From the July 9, 1932, issue

MODERNISTIC BUILDING SHOWS ACHIEVEMENTS OF SCIENCE

Strikingly modernistic in design and construction is the huge Hall of Science building in Chicago which has been dedicated as the key structure for the Century of Progress Exposition next year. Its two floors and mezzanine, containing 9 acres of exhibit space, will illustrate the development of the sciences and their application during the past 100 years. The tower is 176 feet high and contains a 25-tone carillon.

Unusual illuminating effects are being achieved to accent the unique architectural features. The tower is bathed in a blue and red light at night. In the wall surface facing a courtyard, triangular bays extending the full height of the facade have been installed with a facing perforated in a pattern representing an abstract design of tree branches. An ever-shifting play of colors moves through the perforated pattern to provide a unique effect. The faces of huge pylons which guard the north approach to the building are lighted with indirect neon floods. The lighting effects inside are equally novel.

The Hall of Science is set on the edge of a beautiful lagoon that opens into Lake Michigan. It is a temporary structure, planned for the 150-day duration of the exposition.

X-RAYED CELLS LIVE FASTER; DIE OF PREMATURE OLD AGE

When X rays are used to treat cancer, the cells of the cancer are not killed directly but are made to live more merrily, finish their normal life more rapidly, and die of senility at an earlier age.

This answer to the hitherto unsolved problem of what happens when a cancer victim is irradiated and his cancer decreases in size was given to the American Association for the Advancement of Science by Dr.

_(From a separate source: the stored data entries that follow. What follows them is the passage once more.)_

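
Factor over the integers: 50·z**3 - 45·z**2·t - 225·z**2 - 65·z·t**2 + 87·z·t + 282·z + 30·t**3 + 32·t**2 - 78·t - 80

(5·z - 2·t - 2)·(2·z - 3·t - 5)·(5·z + 5·t - 8)

Group: 5·z·(10·z**2 - 5·z·t - 41·z - 15·t**2 - t + 40) + (-2·t - 2)·(10·z**2 - 5·z·t - 41·z - 15·t**2 - t + 40); both groups contain (10·z**2 - 5·z·t - 41·z - 15·t**2 - t + 40), so (5·z - 2·t - 2) is a factor with cofactor 10·z**2 - 5·z·t - 41·z - 15·t**2 - t + 40.
The cofactor groups again: 10·z**2 - 5·z·t - 41·z - 15·t**2 - t + 40 = 5·z·(2·z - 3·t - 5) + (5·t - 8)·(2·z - 3·t - 5); both groups contain (2·z - 3·t - 5), giving (5·z + 5·t - 8)·(2·z - 3·t - 5).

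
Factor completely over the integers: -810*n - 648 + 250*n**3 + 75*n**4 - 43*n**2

(3*n + 4)*(5*n + 9)*(5*n - 9)*(n + 2)

Among the possible rational roots, n = -2 is a root, so (n + 2) divides it; the quotient is 75*n**3 + 100*n**2 - 243*n - 324.
Then n = -4/3 is a root, so (3*n + 4) is a factor; dividing leaves 25*n**2 - 81.
The remaining quadratic factors as (5*n - 9)(5*n + 9).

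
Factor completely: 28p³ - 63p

7p(2p + 3)(2p - 3)

Pull out the common factor 7p; 4p² - 9 is a difference of squares.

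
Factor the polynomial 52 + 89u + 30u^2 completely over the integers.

Need a pair with product 30·52 = 1560 and sum 89: that's 24 and 65.
Split the middle term: 30u^2 + 24u + 65u + 52 = 6u(5u + 4) + 13(5u + 4).

(5u + 4)(6u + 13)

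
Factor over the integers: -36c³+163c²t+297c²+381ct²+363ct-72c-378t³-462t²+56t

Group: 4c(-9c²+61ct+72c-42t²-56t) + (9t-1)(-9c²+61ct+72c-42t²-56t); both groups contain (-9c²+61ct+72c-42t²-56t), so (4c+9t-1) is a factor with cofactor -9c²+61ct+72c-42t²-56t.
The cofactor groups again: -9c²+61ct+72c-42t²-56t = -9c(c-6t-8) + 7t(c-6t-8); both groups contain (c-6t-8), giving -(9c-7t)(c-6t-8).

-(4c+9t-1)(9c-7t)(c-6t-8)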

Raphael Isaacs of the University of Michigan, who made observations on 923 patients before he announced his findings.

It is expected that this discovery will be of great importance in understanding various kinds of cancer and other diseases of cell growth, such as leukemia, lymphoblastoma, and pernicious and other anemias.

COLOR PHOTOGRAPHS EASILY MADE BY NEW PROCESS

Beautiful color photographs, suitable for framing or placing in the album, can now be made by amateurs using an ordinary plate camera.

Nearly 50 years ago trichromatic color photography, requiring three plates, special and expensive cameras and intricate processing, gave faithful photographs in colors. It was successful but too complicated for popular use.

Frederic E. Ives, who obtained the first convincing results, invented special cameras and processes and has received high honors for his work in this field. And now Mr. Ives, one of the great American inventors, has developed a successful method of color photography that uses only two negatives exposed in a conventional camera and only two “gaslight” prints cemented together.

Negatives are made in a way similar to the two-color process that has been used in commercial motion pictures but in the printing process the combination of three colors, not two, is secured. Instead of printing in blue and red only and losing the greens of foliage and the yellows and oranges of the original, Mr. Ives has obtained faithful color reproduction superimposing a print that shades from red to yellow upon a blue-tone print from the red negative.